Una immagine di Lesson of the EvilGiostrando tra Brecht e splatter, psicopatie e ironia, Takashi Miike presenta alla settima edizione del Festival di Roma Lesson of the Evil, film che anche stavolta non lascia nessuno indifferente: capolavoro o pattume autentico. Come sempre in medio stat virtus

Come è consuetudine nei film di Takashi Miike, le reazioni al suo ultimo lavoro, The Lesson of the Evil, presentato in anteprima mondiale in Concorso al Festival del Film di Roma 2012, sussurrate in sala e negli inevitabili commenti post-proiezione, spaziano dall'invocazione al capolavoro fino all'etichetta dell'ignominiosa porcata, dimostrando ancora una volta che pochi autori possiedono una capacità innata come Miike di non lasciare indifferenti.

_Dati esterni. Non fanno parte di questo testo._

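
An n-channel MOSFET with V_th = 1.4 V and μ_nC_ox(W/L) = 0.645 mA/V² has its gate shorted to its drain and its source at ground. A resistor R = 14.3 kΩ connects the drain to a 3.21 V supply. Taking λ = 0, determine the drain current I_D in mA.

With gate tied to drain, V_GS = V_DS ≥ V_GS − V_th, so the device is in saturation.
KCL at the drain: ½ k_n (V_GS − V_th)² = (V_DD − V_GS)/R.
Let x = V_GS − 1.4. Then 4.61 x² + x − 1.81 = 0, giving x = 0.527 V (positive root), so V_GS = 1.93 V.
I_D = (V_DD − V_GS)/R = (3.21 − 1.93) / 14.3 = 0.0897 mA.

I_D = 0.0897 mA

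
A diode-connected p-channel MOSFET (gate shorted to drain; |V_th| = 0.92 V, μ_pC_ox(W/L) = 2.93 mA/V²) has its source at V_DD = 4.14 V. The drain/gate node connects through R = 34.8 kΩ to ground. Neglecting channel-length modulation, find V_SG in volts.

V_SG = 1.16 V

With gate tied to drain, V_SG = V_SD ≥ V_SG − |V_th|, so the device is in saturation.
KCL at the drain: ½ k_p (V_SG − |V_th|)² = (V_DD − V_SG)/R.
Let x = V_SG − 0.92. Then 51 x² + x − 3.22 = 0, giving x = 0.242 V (positive root), so V_SG = 1.16 V.
I_D = (V_DD − V_SG)/R = (4.14 − 1.16) / 34.8 = 0.0856 mA.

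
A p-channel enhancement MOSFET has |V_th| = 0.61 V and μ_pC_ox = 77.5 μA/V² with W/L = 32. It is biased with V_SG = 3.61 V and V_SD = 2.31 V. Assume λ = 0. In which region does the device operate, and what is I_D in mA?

Triode; I_D = 10.6 mA

k_p = μ_pC_ox · (W/L) = 2.48 mA/V².
V_ov = V_SG − |V_th| = 3.61 − 0.61 = 3 V.
Since V_SD = 2.31 V < V_ov = 3 V, the device is in the triode region.
I_D = k_p [V_ov · V_SD − ½ V_SD²] = 2.48 × [3 × 2.31 − 0.5 × 2.31²] = 10.6 mA.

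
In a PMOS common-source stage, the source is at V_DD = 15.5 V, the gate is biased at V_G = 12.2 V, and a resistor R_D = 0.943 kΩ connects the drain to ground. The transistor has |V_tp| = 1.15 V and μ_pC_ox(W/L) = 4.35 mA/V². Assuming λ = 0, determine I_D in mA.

V_SG = V_DD − V_G = 15.5 − 12.2 = 3.3 V, so V_ov = 3.3 − 1.15 = 2.15 V.
Assume saturation: I_D = ½ k_p V_ov² = 0.5 × 4.35 × 2.15² = 10.1 mA, giving V_SD = V_DD − I_D R_D = 15.5 − 10.1 × 0.943 = 6.02 V.
V_SD = 6.02 V ≥ V_ov = 2.15 V, confirming saturation.

I_D = 10.1 mA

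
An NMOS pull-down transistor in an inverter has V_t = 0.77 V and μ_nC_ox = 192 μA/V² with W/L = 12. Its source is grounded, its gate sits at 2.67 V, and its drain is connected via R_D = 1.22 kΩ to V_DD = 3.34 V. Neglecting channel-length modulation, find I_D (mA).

I_D = 2.24 mA

V_GS = V_G = 2.67 V, so V_ov = 2.67 − 0.77 = 1.9 V.
k_n = μ_nC_ox · (W/L) = 2.304 mA/V².
Assume saturation: I_D = ½ k_n V_ov² = 0.5 × 2.304 × 1.9² = 4.16 mA, giving V_DS = V_DD − I_D R_D = 3.34 − 4.16 × 1.22 = -1.73 V.
But -1.73 V < V_ov = 1.9 V, so the device is actually in triode.
In triode I_D = k_n[V_ov V_DS − ½ V_DS²] and I_D = (V_DD − V_DS)/R_D. Equating: 1.41 V_DS² − 6.341 V_DS + 3.34 = 0, giving V_DS = 0.609 V (the root below V_ov).
I_D = (3.34 − 0.609) / 1.22 = 2.24 mA.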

Tratto da un best seller dal titolo omonimo di Yusuke Kishi, il film racconta la storia di un professore di liceo apparentemente irreprensibile, ben voluto da colleghi e allievi; ma già a partire dall'inquadratura della casa in cui vive, fatiscente in mezzo a sterpaglie e pattume, strettamente sorvegliata da due corvacci neri, qualche certezza granitica viene meno di pari passo ad una trasformazione comportamentale, specchio di vecchie follie sepolte.

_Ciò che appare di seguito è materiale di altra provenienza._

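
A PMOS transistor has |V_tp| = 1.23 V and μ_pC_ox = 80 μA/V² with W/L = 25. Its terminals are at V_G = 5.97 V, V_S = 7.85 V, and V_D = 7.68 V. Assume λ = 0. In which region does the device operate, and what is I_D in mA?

Triode; I_D = 0.192 mA

V_SG = V_S − V_G = 7.85 − 5.97 = 1.88 V; V_SD = V_S − V_D = 7.85 − 7.68 = 0.17 V.
k_p = μ_pC_ox · (W/L) = 2 mA/V².
V_ov = V_SG − |V_tp| = 1.88 − 1.23 = 0.65 V.
Since V_SD = 0.17 V < V_ov = 0.65 V, the device is in the triode region.
I_D = k_p [V_ov · V_SD − ½ V_SD²] = 2 × [0.65 × 0.17 − 0.5 × 0.17²] = 0.192 mA.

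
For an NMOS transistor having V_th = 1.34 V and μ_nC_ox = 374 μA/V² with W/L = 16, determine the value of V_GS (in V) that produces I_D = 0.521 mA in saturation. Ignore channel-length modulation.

V_GS = 1.76 V

k_n = μ_nC_ox · (W/L) = 5.984 mA/V².
In saturation I_D = ½ k_n (V_GS − V_th)², so V_GS − V_th = √(2 I_D / k_n) = √(2 × 0.521 / 5.984) = 0.417 V.
V_GS = 1.34 + 0.417 = 1.76 V.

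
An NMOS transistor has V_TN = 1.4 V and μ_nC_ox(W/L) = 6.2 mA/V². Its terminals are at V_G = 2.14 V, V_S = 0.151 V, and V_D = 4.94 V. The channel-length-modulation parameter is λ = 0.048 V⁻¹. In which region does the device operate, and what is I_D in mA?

Saturation; I_D = 1.32 mA

V_GS = V_G − V_S = 2.14 − 0.151 = 1.99 V; V_DS = V_D − V_S = 4.94 − 0.151 = 4.79 V.
V_ov = V_GS − V_TN = 1.99 − 1.4 = 0.589 V.
Since V_DS = 4.79 V ≥ V_ov = 0.589 V, the device is in saturation.
I_D = ½ k_n V_ov² (1 + λ V_DS) = 0.5 × 6.2 × 0.589² × (1 + 0.048 × 4.79) = 1.32 mA.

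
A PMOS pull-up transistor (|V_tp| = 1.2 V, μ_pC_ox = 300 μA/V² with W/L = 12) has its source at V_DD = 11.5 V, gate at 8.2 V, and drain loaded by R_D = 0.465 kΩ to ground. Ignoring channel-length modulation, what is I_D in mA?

V_SG = V_DD − V_G = 11.5 − 8.2 = 3.3 V, so V_ov = 3.3 − 1.2 = 2.1 V.
k_p = μ_pC_ox · (W/L) = 3.6 mA/V².
Assume saturation: I_D = ½ k_p V_ov² = 0.5 × 3.6 × 2.1² = 7.94 mA, giving V_SD = V_DD − I_D R_D = 11.5 − 7.94 × 0.465 = 7.81 V.
V_SD = 7.81 V ≥ V_ov = 2.1 V, confirming saturation.

I_D = 7.94 mA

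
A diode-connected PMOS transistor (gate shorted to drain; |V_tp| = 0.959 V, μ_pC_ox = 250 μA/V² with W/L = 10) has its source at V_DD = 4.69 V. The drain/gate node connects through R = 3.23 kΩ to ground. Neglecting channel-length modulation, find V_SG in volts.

V_SG = 1.80 V

With gate tied to drain, V_SG = V_SD ≥ V_SG − |V_tp|, so the device is in saturation.
k_p = μ_pC_ox · (W/L) = 2.5 mA/V².
KCL at the drain: ½ k_p (V_SG − |V_tp|)² = (V_DD − V_SG)/R.
Let x = V_SG − 0.959. Then 4.04 x² + x − 3.731 = 0, giving x = 0.845 V (positive root), so V_SG = 1.8 V.
I_D = (V_DD − V_SG)/R = (4.69 − 1.8) / 3.23 = 0.893 mA.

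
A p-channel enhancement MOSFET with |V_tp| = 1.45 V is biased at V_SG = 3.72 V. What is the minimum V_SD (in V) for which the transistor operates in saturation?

The boundary between triode and saturation is V_SD = V_SG − |V_tp| = V_ov.
V_ov = 3.72 − 1.45 = 2.27 V.

V_SD,sat = 2.27 V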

Sta proprio nel racconto di questa trasformazione che Miike coglie i frutti migliori del suo lavoro: dapprima mostrandoci l'uomo come una sorta di vendicatore silenzioso ed efficacissimo, difensore di deboli vessati o molestati, poi, attraverso un lungo inserto onirico in compagnia del compagno di merende, ne traccia i contorni raccapriccianti ed infine lo insegue nella sua esplosione di follia, miscelando mitologia nordica e Brecht, scene splatter, alcune delle quali risaltano per la prorompente carica ironica che strappa risate (alcuni passaggi del sogno, il fucile monocolo, le mutandine) e citazioni stragiste in stile collegiale-americano.
Se la prima parte è tutta un inseguire i meandri psicologici del protagonista, la seconda, quando esplode il film, possiede un ritmo frenetico nel quale tutto si miscela e si polverizza e in cui meglio si riconosce la mano del regista, che sublima la ferocia e la violenza ad un punto di non ritorno tale che la trasforma in qualcosa altro che genera quasi una simpatia per il protagonista stesso.

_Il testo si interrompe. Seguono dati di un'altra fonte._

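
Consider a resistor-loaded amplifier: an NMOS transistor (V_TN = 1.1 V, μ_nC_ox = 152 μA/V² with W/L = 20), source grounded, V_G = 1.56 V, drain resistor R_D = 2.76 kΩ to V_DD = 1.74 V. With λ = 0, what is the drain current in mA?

V_GS = V_G = 1.56 V, so V_ov = 1.56 − 1.1 = 0.46 V.
k_n = μ_nC_ox · (W/L) = 3.04 mA/V².
Assume saturation: I_D = ½ k_n V_ov² = 0.5 × 3.04 × 0.46² = 0.322 mA, giving V_DS = V_DD − I_D R_D = 1.74 − 0.322 × 2.76 = 0.852 V.
V_DS = 0.852 V ≥ V_ov = 0.46 V, confirming saturation.

I_D = 0.322 mA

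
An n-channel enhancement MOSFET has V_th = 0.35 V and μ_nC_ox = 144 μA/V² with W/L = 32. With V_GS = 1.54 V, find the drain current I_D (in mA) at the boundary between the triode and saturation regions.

At the boundary V_DS = V_ov = V_GS − V_th = 1.54 − 0.35 = 1.19 V.
k_n = μ_nC_ox · (W/L) = 4.608 mA/V².
I_D = ½ k_n V_ov² = 0.5 × 4.608 × 1.19² = 3.26 mA.

I_D = 3.26 mA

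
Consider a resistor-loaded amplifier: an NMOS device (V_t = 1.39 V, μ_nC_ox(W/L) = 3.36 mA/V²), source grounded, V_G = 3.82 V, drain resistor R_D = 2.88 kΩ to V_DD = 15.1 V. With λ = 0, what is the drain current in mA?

V_GS = V_G = 3.82 V, so V_ov = 3.82 − 1.39 = 2.43 V.
Assume saturation: I_D = ½ k_n V_ov² = 0.5 × 3.36 × 2.43² = 9.92 mA, giving V_DS = V_DD − I_D R_D = 15.1 − 9.92 × 2.88 = -13.5 V.
But -13.5 V < V_ov = 2.43 V, so the device is actually in triode.
In triode I_D = k_n[V_ov V_DS − ½ V_DS²] and I_D = (V_DD − V_DS)/R_D. Equating: 4.84 V_DS² − 24.51 V_DS + 15.1 = 0, giving V_DS = 0.718 V (the root below V_ov).
I_D = (15.1 − 0.718) / 2.88 = 4.99 mA.

I_D = 4.99 mA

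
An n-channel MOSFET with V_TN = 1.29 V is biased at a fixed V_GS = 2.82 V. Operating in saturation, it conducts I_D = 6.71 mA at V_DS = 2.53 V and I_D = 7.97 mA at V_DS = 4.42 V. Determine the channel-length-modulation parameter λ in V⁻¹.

With V_GS fixed, I_D ∝ (1 + λ V_DS) in saturation, so I_D2/I_D1 = (1 + λ V_DS2)/(1 + λ V_DS1).
7.97/6.71 = 1.188 = (1 + 4.42 λ)/(1 + 2.53 λ).
Solving: λ (I_D1 V_DS2 − I_D2 V_DS1) = I_D2 − I_D1, so λ = (7.97 − 6.71) / (6.71 × 4.42 − 7.97 × 2.53) = 1.26 / 9.49 = 0.133 V⁻¹.

λ = 0.133 V⁻¹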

Il film nel suo complesso ha la sua ragione di esistere, mostra a sufficienza quanto di buono Miike sa fare e anche, ovviamente, qualche limite, soprattutto nel descrivere un ambiente scolastico un po' troppo stilizzato secondo i classici canoni del cinema nipponico. La prova di Hideaki Ito, attore ben noto che solitamente regala il volto a personaggi positivi, è eccellente soprattutto perché riesce ad avere la stessa faccia in ogni momento del film; insieme a lui una serie di giovani attori e attrici, quasi tutti già visti in altri lavori: Erina Mizuno, Shota Sometani e Fumi Nikaido, solo per citarne alcuni.